Design and analysis of a fault-tolerant mechanism for a server-less video-on-demand system

Video-on-demand (VoD) systems have traditionally been built on the client-server architecture, where a video server stores, retrieves, and transmits video data to video clients for playback This paper investigates a radically different approach to building VoD systems, one where the server, and hence the primary bottleneck, is completely eliminated. This server-less architecture comprises homogeneous hosts, called nodes, which serve both as client and as mini-server. Video data are distributed over all nodes and these nodes cooperatively stream video data to one another for playback. However, unlike traditional video server that runs on high-end server hardware in a carefully controlled and protected data centre, a node in a server less system is likely to be far more unreliable.

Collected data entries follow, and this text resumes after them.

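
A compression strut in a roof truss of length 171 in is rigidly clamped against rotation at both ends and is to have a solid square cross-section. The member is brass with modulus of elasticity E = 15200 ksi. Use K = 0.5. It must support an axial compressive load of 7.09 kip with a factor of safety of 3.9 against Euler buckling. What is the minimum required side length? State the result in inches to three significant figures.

Required P_cr = n·P = 3.9 × 7.09 = 27.65 kip
L_e = K·L = 0.5 × 171 = 85.50 in
Required I = P_cr·L_e²/(π²E) = 2.765×10^4 × 85.50² / (π² × 1.52×10^7) = 1.347 in⁴
Solid square: I = a⁴/12  ⇒  a = (12I)^(1/4) = (12×1.347)^(1/4) = 2.01 in

a ≈ 2.01 in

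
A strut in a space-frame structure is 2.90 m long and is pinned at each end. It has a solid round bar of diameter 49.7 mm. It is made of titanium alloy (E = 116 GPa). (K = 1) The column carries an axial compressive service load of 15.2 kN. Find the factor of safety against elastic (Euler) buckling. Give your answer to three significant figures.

I = πd⁴/64 = π×49.7⁴/64 = 2.995×10^5 mm⁴
I = 2.995×10^5 mm⁴ = 2.995×10^-7 m⁴
Effective length L_e = K·L = 1 × 2.90 = 2.900 m
P_cr = π²EI / L_e² = π² × 116×10⁹ × 2.995×10^-7 / 2.900² = 4.077×10^4 N
Factor of safety n = P_cr / P = 40.772 / 15.2 = 2.68

n ≈ 2.68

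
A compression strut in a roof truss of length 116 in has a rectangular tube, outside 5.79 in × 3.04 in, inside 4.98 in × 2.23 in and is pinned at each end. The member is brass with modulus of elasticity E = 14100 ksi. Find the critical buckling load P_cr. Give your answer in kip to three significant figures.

Weak-axis I_min = (h_o·b_o³ − h_i·b_i³)/12 with b_o = 3.04, b_i = 2.230 in (shorter outer/inner sides).
I_min = (5.79×3.04³ − 4.980×2.230³)/12 = 8.953 in⁴
Effective length L_e = K·L = 1 × 116 = 116.0 in
P_cr = π²EI / L_e² = π² × 14100×10³ × 8.953 / 116.0² = 9.260×10^4 lb

P_cr ≈ 92.6 kip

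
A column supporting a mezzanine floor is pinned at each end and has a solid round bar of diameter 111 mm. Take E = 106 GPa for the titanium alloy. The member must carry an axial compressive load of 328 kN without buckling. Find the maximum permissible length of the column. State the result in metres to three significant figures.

I = πd⁴/64 = π×111⁴/64 = 7.452×10^6 mm⁴
I = 7.452×10^-6 m⁴
At the buckling limit P_cr = P = 3.280×10^5 N
From P_cr = π²EI/(K·L)²:  L = (1/K)·√(π²EI/P_cr) = (1/1)·√(π²×1.06×10^11×7.452×10^-6/3.280×10^5)
L = 4.88 m

L_max ≈ 4.88 m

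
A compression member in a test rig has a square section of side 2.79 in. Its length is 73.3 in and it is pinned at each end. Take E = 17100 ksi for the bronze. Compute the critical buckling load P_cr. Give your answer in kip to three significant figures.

I = a⁴/12 = 2.79⁴/12 = 5.049 in⁴
Effective length L_e = K·L = 1 × 73.3 = 73.30 in
P_cr = π²EI / L_e² = π² × 17100×10³ × 5.049 / 73.30² = 1.586×10^5 lb

P_cr ≈ 159 kip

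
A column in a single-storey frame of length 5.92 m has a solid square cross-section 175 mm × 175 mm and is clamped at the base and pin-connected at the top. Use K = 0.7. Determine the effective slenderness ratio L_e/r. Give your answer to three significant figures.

For a square r = a/√12 = 175/√12 = 50.52 mm
L_e = K·L = 0.7 × 5.92 m = 4.144 m = 4144.0 mm
λ = L_e / r_min = 4144.0 / 50.52 = 82.0

λ ≈ 82.0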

Therefore it is essential that sufficient data and capacity redundancies are incorporated to maintain an acceptable set-vice reliability. This paper presents and analyzes a fault tolerant mechanism based on inter-node striping and erasure correction codes to tackle this challenge. By formulating the system´s reliability as a Markov chain model, we obtain insights into the feasible operating region of the system, such as the amount of redundancy required and the node-level reliability that can be tolerated. Numerical results show that a server-less VoD system of 200 nodes can achieve reliability surpassing that of dedicated video server using a redundancy overhead of only 21.2% even though individual nodes are highly unreliable.